Luke apagó la radio y maldijo en voz baja. Bebió otro trago y caminó un poco más. Se sentó, terminó lo que quedaba en el vaso y se preparó otro.

De repente tuvo una idea. Quizá podría vencer aquella barrera psíquica dando un rodeo en vez de intentar un ataque frontal. La barrera debía de existir porque, aunque sabía que estaba en lo cierto, le faltaba la suficiente fe en sí mismo. Quizá debería imaginar alguna otra cosa, algo completamente distinto, y cuando su imaginación lo convirtiera en realidad, ni siquiera su maldito subconsciente podría negar el hecho, y en aquel momento de suprema evidencia… Valía la pena intentarlo. No podía perder nada.

Pero imaginaría algo que realmente deseara. ¿Y qué es lo que deseaba con más anhelo —aparte de librarse de los marcianos— en aquel instante? A Margie, desde luego.

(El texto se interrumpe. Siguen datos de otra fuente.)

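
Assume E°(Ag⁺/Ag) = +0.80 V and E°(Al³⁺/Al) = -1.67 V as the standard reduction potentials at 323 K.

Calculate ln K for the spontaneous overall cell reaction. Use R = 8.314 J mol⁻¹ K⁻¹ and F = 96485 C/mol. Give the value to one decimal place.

Cathode: Ag⁺/Ag; anode: Al³⁺/Al. E°cell = (+0.80) − (-1.67) = +2.47 V, with n = 3.
ΔG° = −nFE° = −RT ln K, so ln K = nFE°/(RT) = (3)(96485)(+2.47) / ((8.314)(323)) = 266.235.

266.2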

Se sentía solitario como un condenado después de aquellas dos semanas de aislamiento. Y si podía imaginar que llegaba Margie, y al imaginarlo hacer que apareciera, entonces sabría que podía destruir aquella barrera psíquica. Lo haría con un brazo atado a la espalda, o con los brazos rodeando la cintura de Margie.

«Vamos a ver —pensó—. Imaginaré que ella viene hacia aquí en su coche, que ya ha pasado de Indio y que se encuentra a un kilómetro de distancia. No tardaré en oír el coche».

No tardó en oír el coche. Consiguió ir hasta la puerta caminando, sin correr, y la abrió. Podía ver el reflejo de los faros.

¿Debería…, ahora…? No; esperaría hasta que estuviera seguro. Ni siquiera cuando el coche estuviera lo bastante cerca para pensar que podía reconocerlo; muchos coches parecen iguales. Esperaría hasta que el coche se detuviera y Margie descendiera; él, entonces sabría. Y en aquel momento supremo, pensaría: «Ya no hay marcianos». Y no los habría.

Dentro de unos minutos, el coche llegaría a la cabaña.

Eran aproximadamente las nueve y cinco de la noche, hora del Pacífico. En Chicago eran las once y cinco, y Oberdorffer bebía su cerveza y esperaba que su supervibrador subiera de potencia; en el África ecuatorial amanecía, y un hechicero llamado Bugassi estaba de pie, con los brazos cruzados, debajo del mayor hechizo nunca realizado, esperando que los rayos del sol lo tocasen.

Cuatro minutos más tarde, ciento cuarenta y seis días y cincuenta minutos después de su llegada, los marcianos desparecieron. Al mismo tiempo y en todas partes a la vez. En toda la Tierra.

Dondequiera que se marchasen no existe ningún caso demostrado de que alguien volviera a verlos a partir de aquel momento. El ver a los marcianos en las pesadillas y en las garras del delirium tremens es aún algo común, pero tales visiones no deben tomarse en cuenta.